Cytoplasmic Inheritance , by Carl A. Larson

The nonfiction article this issue is an extremely abstruse, but not unreadable, piece on the role the cytoplasm plays in genetics.  Apparently, it's not all governed by DNA in the nucleus.

Biology's not my bag, and a lot of it went over my head, but I did read it and found interest in it.

Three stars.

The Blue-Penciled Throop, by L. Edey

It's all downhill from here.  First, we've got another in the epistolary Throop series, basically an excuse for Campbell to tell us how hard his job is as editor having to deal with a bunch of nincompoops.

Two stars.

The Price of Simeryl, by Kris Neville


by Leo Summers

The colony of Elanth has got itself in a bind.  The local government bought too much of the addictive Simeryl drug to pacify the indigenous Elanthians, who both are having trouble meeting their farm quotas and are spending too much time fighting the Coelanths, a vicious species that has enjoyed a recent resurgence.  Third Foreign Secretary Raleigh is sent to the planet to fact-find pending a solution.

Wow, that didn't take me long to write at all.  The story, on the other hand, is presented as a set of interminable interviews with various government officials, none of them pleasant or particularly distinctive from each other.  And in the end, there is no revelation.  The story is perhaps five times longer than it needs to be.  Even at its best, it's pointless.

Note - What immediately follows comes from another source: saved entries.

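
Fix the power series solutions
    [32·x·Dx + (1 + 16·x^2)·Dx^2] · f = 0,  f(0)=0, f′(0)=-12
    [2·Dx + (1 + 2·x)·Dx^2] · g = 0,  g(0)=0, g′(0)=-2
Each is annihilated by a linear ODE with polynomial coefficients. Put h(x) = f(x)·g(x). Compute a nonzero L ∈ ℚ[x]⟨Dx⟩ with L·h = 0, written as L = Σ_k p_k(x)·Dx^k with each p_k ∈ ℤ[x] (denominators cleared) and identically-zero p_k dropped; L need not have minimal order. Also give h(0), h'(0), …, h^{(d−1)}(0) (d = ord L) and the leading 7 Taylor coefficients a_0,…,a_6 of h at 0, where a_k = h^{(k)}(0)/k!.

L = (2304 + 8960·x + 114688·x^2 + 552960·x^3 + 983040·x^4 + 851968·x^5 + 1048576·x^7)·Dx + (1032 + 14720·x + 111872·x^2 + 616448·x^3 + 1884160·x^4 + 3047424·x^5 + 2293760·x^6 + 1572864·x^7 + 3670016·x^8)·Dx^2 + (72 + 2512·x + 19968·x^2 + 99072·x^3 + 393216·x^4 + 1019904·x^5 + 1572864·x^6 + 1376256·x^7 + 1572864·x^8 + 2097152·x^9)·Dx^3 + (17 + 132·x + 964·x^2 + 4864·x^3 + 18432·x^4 + 55296·x^5 + 129024·x^6 + 196608·x^7 + 196608·x^8 + 262144·x^9 + 262144·x^10)·Dx^4  (order 4).
h: a_k = 0, 0, 24, -24, -96, 80, 17024/15, …
ICs: h(0) = 0, h′(0) = 0, h′′(0) = 48, h′′′(0) = -144.

f: a_k = 0, -12, 0, 64, 0, -3072/5, 0, …
g: a_k = 0, -2, 2, -8/3, 4, -32/5, 32/3, …
Sym-product of L_f,L_g gives L₀ (≤ ord 4).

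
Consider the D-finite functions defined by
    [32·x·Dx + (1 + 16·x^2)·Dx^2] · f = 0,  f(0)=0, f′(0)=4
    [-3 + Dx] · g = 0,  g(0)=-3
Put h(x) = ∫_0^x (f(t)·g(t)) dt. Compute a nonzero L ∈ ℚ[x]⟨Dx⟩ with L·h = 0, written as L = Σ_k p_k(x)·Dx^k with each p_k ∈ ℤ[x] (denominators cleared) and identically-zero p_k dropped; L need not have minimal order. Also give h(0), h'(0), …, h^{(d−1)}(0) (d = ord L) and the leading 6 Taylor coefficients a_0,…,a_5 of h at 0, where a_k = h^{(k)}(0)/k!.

L = (9 - 96·x + 144·x^2)·Dx + (-6 + 32·x - 96·x^2)·Dx^2 + (1 + 16·x^2)·Dx^3  (order 3).
h: a_k = 0, 0, -6, -12, 5/2, 138/5, …
ICs: h(0) = 0, h′(0) = 0, h′′(0) = -12.

f: a_k = 0, 4, 0, -64/3, 0, 1024/5, …
g: a_k = -3, -9, -27/2, -27/2, -81/8, -243/40, …
Product ⇒ symmetric product L₀, ord ≤ 2.
h=∫h₀ ⇒ L = L₀·Dx.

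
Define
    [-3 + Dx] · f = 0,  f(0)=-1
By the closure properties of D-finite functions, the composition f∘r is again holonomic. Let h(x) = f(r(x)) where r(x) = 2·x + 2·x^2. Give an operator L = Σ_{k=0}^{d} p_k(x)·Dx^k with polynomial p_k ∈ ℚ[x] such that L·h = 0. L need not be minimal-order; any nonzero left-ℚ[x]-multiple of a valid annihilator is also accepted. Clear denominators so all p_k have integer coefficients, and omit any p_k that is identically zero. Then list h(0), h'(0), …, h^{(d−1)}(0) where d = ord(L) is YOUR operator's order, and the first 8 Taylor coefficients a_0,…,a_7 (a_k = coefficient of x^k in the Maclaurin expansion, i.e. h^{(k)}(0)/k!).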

Also, I'm getting a little tired of putative future governments with nary a woman to be found in them.  From Ann Rosenberg Hoffman to Margaret Chase Smith to Indira Gandhi, we've had many prominent female lawmakers and cabinet leaders.  It's time to feature women in our science fiction at least to the degree they are represented on 1966 Earth, and not just in extreme cases as depicted in the Reynolds this month.

One star.

Under the Dragon's Tail, by Philip Latham


by Leo Summers

Finally, "Philip Latham" (Dr. Robert S. Richardson, who writes great nonfiction), turns in a piece that's basically the day-to-day dreariness of an assistant planetarium manager.  That an asteroid is going to smack down in Griffith Park at the end is a mostly extraneous detail.

Two stars.

Looking Back

Well, that wasn't very good, was it?  Indeed, Analog sets a record of sorts: at 2.5 stars, it is the worst magazine of the month.  Slightly better, though still dismal, was Fantasy and Science Fiction (2.6).  Amazingly enough, Amazing beat out both of them with 2.9 stars.

Above the mediocrity line lie siblings Galaxy (3.1) and IF (3.2) The British mags top out the list with Impulse at 3.3 and New Worlds at a whopping 3.6!

There was exactly one story by a woman this month.  I had thought '66 would be better than '65 in this regard, but no dice.  To paraphrase Mrs. Rosenberg Hoffman, Assistant Defense Secretary under Truman, science fiction without women is an industry half-idle.  I hope things get better soon.